Grudges that once seemed substantial began looking rather foolish under the steady rhythm of the rain. It is difficult to maintain righteous indignation while listening to a cedar barrel perform percussion.

By dawn, the storm had passed.

The barrels stood full and silent, their concert concluded. The neighbors returned home carrying empty coffee cups and lighter hearts. New friendships had begun, and old disputes had shrunk to manageable size.

The entire neighborhood seemed somehow repaired. Mr. Silas emerged from his house and inspected his barrels with the satisfied expression of a conductor after a successful performance.

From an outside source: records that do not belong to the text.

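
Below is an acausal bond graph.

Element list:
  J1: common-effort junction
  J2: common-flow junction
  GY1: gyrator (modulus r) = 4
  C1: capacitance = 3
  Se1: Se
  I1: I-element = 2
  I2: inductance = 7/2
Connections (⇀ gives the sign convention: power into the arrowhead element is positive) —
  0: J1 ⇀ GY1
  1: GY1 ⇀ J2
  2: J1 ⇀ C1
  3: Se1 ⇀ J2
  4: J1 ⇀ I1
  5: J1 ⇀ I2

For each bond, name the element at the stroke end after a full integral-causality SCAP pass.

β0 →GY1
β1 →GY1
β2 →J1
β3 →J2
β4 →I1
β5 →I2

b3 stroke at J2  (source Se1 imposes e)
b1 stroke at GY1  (J2 needs exactly one f-in)
b0 stroke at GY1  (GY GY1: same side as bond 1)
b2 stroke at J1  (C1 outputs effort q/C1)
b4 stroke at I1  (J1 effort already set via bond 2)
b5 stroke at I2  (0-jn J1 has e-setter on 2)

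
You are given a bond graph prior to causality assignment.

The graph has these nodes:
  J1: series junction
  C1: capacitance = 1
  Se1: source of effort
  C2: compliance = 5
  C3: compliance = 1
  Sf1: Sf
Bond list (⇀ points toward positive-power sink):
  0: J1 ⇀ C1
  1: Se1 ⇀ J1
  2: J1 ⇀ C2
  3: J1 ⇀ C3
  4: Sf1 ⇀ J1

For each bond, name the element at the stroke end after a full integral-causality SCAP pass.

#1 stroke→J1  (Se1: effort source, stroke at far end)
#4 stroke→Sf1  (Sf1: flow source, stroke at near end)
#0 stroke→J1  (J1 flow already set via bond 4)
#2 stroke→J1  (J1 flow already set via bond 4)
#3 stroke→J1  (J1: bond 4 brought flow, rest push out)

#0 stroke→J1
#1 stroke→J1
#2 stroke→J1
#3 stroke→J1
#4 stroke→Sf1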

He never charged admission.

Looking back, I suspect the rain taught us something valuable that night. Hard times, like droughts, leave cracks everywhere, in fields, in gardens, and in people. We become impatient. We grow suspicious. We forget how to listen.

Then sometimes life sends a storm.

Not the destructive sort, but the kind that fills empty things. The kind that reminds us that even battered old barrels can make beautiful music when given enough rain.

As for me, I spent the next morning considering whether I possessed any hidden musical talent. After several experiments involving a trash can, a watering bucket, and my wife’s wash tub, I can report that I do not.

Some instruments are meant for rain alone, and some musicians should remain in the audience. Fortunately, the rain seems to know exactly what it is doing.

Human beings rarely do, which is perhaps why we enjoy the concerts so much.